May 11, 2009

I leave for Afghanistan tommorow... almost

I'm not to good at letting people know I'm leaving. I have yet to link this blog to anyone. I would say ten to tweleve civilian friends of mine know I'm leaving... yeah I suck. By all rights I should be sleeping right now. I'm not awake because I'm nervous. Strangely that is the exact reason I should be awake. Nope I decided to stay up and do what I always do... completely waste my entire night and regret it tommorow. I however won't really regret it to much. I have a long flight which will make its landing in Kuwait. Would tell you what I'm doing there but the government wouldn't like that very much. I'll be doing some work in Kuwait for a short amount of time. After I'm done being fluffed in Kuwait (if you don't get it look it up) then I go for the real thing. I'll be posting as much as I can throughout this tour. It helps me to break up the monotony of Army life during deployment.

Some of you have read my blogs from years past in previous tours. For those of you who haven't this is semi enjoyable from what I have heard from some. I'm not going to be crying and telling you a story of a 'struggle'. I sure as hell will not be talking like I'm GI Joe the all American hero. For the poor guys who write there 'memoirs' or there 'pains during war' I feel for them. Anyone can write a depressing half bi polar tale of epic sorrow. Even easier is the man who speaks of 'sudden invincibility' in the face of the enemey. These guys write great bookshelf books. Maybe the lucky few will get a New York Times Bestseller. Tear jerking stories are way over-rated
Thanks for reading them and giving some love. For those that haven't, they kick ass and put a funny spin on a strange thing call 'war'.

This is my last night in my apartment. Three bedrooms, two bathes, oversized kitchen and living room. I'm freezing my ass off because it happened to get cold out. I didn't turn the damn heat on. I'm drinking Pabst blue ribbon beer and sitting in the most uncomfortable folding chair ever.
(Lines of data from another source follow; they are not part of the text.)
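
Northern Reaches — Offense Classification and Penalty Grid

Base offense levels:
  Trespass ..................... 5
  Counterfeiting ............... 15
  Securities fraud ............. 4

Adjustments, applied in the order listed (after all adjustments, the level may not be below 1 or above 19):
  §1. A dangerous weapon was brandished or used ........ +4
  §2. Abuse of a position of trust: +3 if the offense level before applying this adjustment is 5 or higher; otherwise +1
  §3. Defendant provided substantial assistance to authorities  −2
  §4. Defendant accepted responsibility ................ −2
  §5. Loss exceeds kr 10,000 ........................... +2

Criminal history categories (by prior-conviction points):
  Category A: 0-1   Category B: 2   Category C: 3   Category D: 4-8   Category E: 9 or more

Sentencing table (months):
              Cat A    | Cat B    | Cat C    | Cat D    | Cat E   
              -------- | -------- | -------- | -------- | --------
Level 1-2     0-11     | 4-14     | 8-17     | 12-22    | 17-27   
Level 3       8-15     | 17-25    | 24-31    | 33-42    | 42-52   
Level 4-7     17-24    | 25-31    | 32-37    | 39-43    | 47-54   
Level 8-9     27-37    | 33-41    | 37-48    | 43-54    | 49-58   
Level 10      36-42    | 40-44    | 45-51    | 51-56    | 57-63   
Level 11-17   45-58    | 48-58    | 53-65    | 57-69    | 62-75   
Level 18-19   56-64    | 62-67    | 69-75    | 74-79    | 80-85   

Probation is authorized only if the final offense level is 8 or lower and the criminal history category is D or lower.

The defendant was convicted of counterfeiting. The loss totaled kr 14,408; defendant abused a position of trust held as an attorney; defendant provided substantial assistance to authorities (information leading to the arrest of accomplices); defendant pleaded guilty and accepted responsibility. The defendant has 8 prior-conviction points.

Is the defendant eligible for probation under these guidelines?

No

Base offense level for counterfeiting: 15.
§1 does not apply.
§2 applies (level before this adjustment is 15 ≥ 5, so +3): 15 + 3 = 18.
§3 applies: 18 − 2 = 16.
§4 applies: 16 − 2 = 14.
§5 applies: 14 + 2 = 16.
Final offense level: 16.
Criminal history: 8 prior points → Category D (4-8).
Level 16 falls in the 11-17 band.
Grid: Level 11-17 × Category D = 57-69 months.
Probation check: level 16 > 8 and category D ≤ D → not eligible.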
Sitting in the small third bedroom where my futton, twenty dollar plastic fold up table/desk (desk is a overstatement) are. Walls covered in the self-loathing disgust covered with all of my 'accomplishments'. A map of Afghanistan on my wall to the right to remind me of my touristy destination. Duffles bags packed and still have the computer hooked up trying to squeeze that last bit of piracy thievery. Still have the weekends beard of my face and trying to push the next shower closer to my departure time. Need to be fresh on the flight over there. Watching the blink of the modem knowing this the last time I use fast internet for a year. Enjoying the feel of civilian clothes for the last time. Wish I used more fabric softener on those last loads. "Not for the weak or fainthearted" the Ranger handbook says to me while proped up on my desk. I slapped the Ranger handbook down in anger say aloud "What do you know!" Then I quietly laugh to myself about it.

The funny thing about the third time for me is I'm not nervous. I don't know if thats a bad thing or not. It just feels like another day at the office. Its pretty freakin cool if you ask me. I'm deploying on a monday, since 360 mondays (or more!) begins tommorow. Its like the perfect way to do it. Well the first blog is the worst blog. Thanks for reading.

(Anything I mark out from now on is something I planned on deleting. I will leave everything uncut and only gramatically fixed if I feel it does not change the intended context.)